It's impossible to keep up with all the scientific articles about training, but sometimes one experiment leads to a blog post, then a magazine article, then a training fad, then a book and then several years of trying to explain why it's mostly nonsense. Still, I go back and read the original work. Here's why it's usually pointless.
Experiments are generally done at universities, so the people available for the studies are 18-22 years old and generally fit. Decreasing the number of variables helps in getting publishable results, but while the general populace fits a normal bell curve, the studies are looking at only the exceptions at one end of the curve. But maybe you're in that small section because runners are self-selective; most sports require 100% effort for seconds or minutes, but those who are poor at those find themselves doing well in endurance sports.
Studies generally go for 6-12 weeks, because that's as long as you can get volunteers. No one addresses the fact that the results may not be constant, that runners tend to train for months and years. Almost anything that can be tried has been tried, repeatedly, by a large number of people, over the past century of running. If there were something revolutionary in training, everyone would've switched over eventually. How many elite runners do you find doing training significantly different from others (and, if you're going to say "Imagine how much better they'd be if they switched?" I can tell you that it's been at least looked at, and probably tried and quickly abandoned)?
Is it reproducible?
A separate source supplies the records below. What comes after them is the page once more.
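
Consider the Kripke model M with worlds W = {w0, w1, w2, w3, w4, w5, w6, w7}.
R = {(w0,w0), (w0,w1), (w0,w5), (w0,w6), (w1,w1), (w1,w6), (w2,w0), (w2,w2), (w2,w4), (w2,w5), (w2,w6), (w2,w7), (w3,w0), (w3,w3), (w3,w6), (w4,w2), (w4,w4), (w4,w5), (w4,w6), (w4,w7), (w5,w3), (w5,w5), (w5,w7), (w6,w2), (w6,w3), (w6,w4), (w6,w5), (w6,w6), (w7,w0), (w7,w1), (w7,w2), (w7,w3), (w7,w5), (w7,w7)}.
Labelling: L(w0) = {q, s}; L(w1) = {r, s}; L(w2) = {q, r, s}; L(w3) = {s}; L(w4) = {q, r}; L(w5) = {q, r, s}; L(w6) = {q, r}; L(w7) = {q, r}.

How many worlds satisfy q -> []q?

4

Recall that []ψ holds at a world iff ψ holds at every accessible world, and <>ψ holds iff ψ holds at some accessible world.
Let φ = q -> []q. Evaluate φ at each world:
  w0 (successors {w0, w1, w5, w6}): φ is false.
  w1 (successors {w1, w6}): φ is true.
  w2 (successors {w0, w2, w4, w5, w6, w7}): φ is true.
  w3 (successors {w0, w3, w6}): φ is true.
  w4 (successors {w2, w4, w5, w6, w7}): φ is true.
  w5 (successors {w3, w5, w7}): φ is false.
  w6 (successors {w2, w3, w4, w5, w6}): φ is false.
  w7 (successors {w0, w1, w2, w3, w5, w7}): φ is false.
For instance, at w3:
  At w3: q is false, []q is false, so q -> []q is true.
    At w3: []q requires q at every successor {w0, w3, w6}.
      q fails at w3, so []q is false at w3.
Satisfying worlds: {w1, w2, w3, w4}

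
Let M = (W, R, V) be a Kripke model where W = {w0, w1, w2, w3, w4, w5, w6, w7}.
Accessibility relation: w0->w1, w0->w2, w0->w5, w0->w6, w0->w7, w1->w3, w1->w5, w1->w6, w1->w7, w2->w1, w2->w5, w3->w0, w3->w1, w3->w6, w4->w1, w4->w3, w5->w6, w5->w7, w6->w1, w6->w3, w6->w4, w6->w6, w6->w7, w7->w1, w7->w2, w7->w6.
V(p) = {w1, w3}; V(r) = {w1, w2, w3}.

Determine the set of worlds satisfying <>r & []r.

w4

Let φ = <>r & []r. Evaluate φ at each world:
  w0 (successors {w1, w2, w5, w6, w7}): φ is false.
  w1 (successors {w3, w5, w6, w7}): φ is false.
  w2 (successors {w1, w5}): φ is false.
  w3 (successors {w0, w1, w6}): φ is false.
  w4 (successors {w1, w3}): φ is true.
  w5 (successors {w6, w7}): φ is false.
  w6 (successors {w1, w3, w4, w6, w7}): φ is false.
  w7 (successors {w1, w2, w6}): φ is false.
For instance, at w2:
  At w2: <>r is true, []r is false, so <>r & []r is false.
    At w2: <>r requires r at some successor in {w1, w5}.
      r holds at w1, so <>r is true at w2.
    At w2: []r requires r at every successor {w1, w5}.
      r fails at w5, so []r is false at w2.
Satisfying worlds: {w4}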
Researchers can only get funding for original work, so studies don't get done twice, but that's an important factor - the original results might have been a fluke. Thus, a good study has the participants go through whatever routine they prescribe, then switch to something else, then go back, to see if the results are reproducible. This almost never happens.
A typical study will have one group of runners do one exercise and a second group do another, with their average results compared. Let's say group A improves an average of 5% in some measure and group B improves 8%. You'll see headlines that say that B is better than A. The truth is usually more individualistic. Submit any group of runners to a new exercise and you will have most making a minor improvement, but there will also be super-responders who do unusually well and non-responders who do unusually poorly. Super-responders are the people who tell you that they've "found the secret to training success" and write a book, become coaches and get paid to speak at conventions. Non-responders might simply be over-trained or injured, but also might be predisposed to do poorly at that task.
Sometimes what works at one point in your running career doesn't work in another. A classic example is the soccer midfielder who starts running to improve his endurance and then finds that he's (or she's) a talented runner. Having this person do sprint training will not improve their performance, because they've done so much sprinting in their other sport. Over time, however, that effect diminishes and, their training and racing stagnating, they might need to do sprint work.
Still, sometimes there's an interesting idea involved. That's why I read the articles. Most runners, though, just want to know what's the most efficient use of their training time - or "what's the absolute least I have to do to meet my goals?" which is the question coaches hate the most.
If you really want a simple answer to improved performance, I find most people run best when they've had adequate sleep. If you're only sleeping 4-5 hours per night, there's nothing you can do in training that will help more than sleeping more.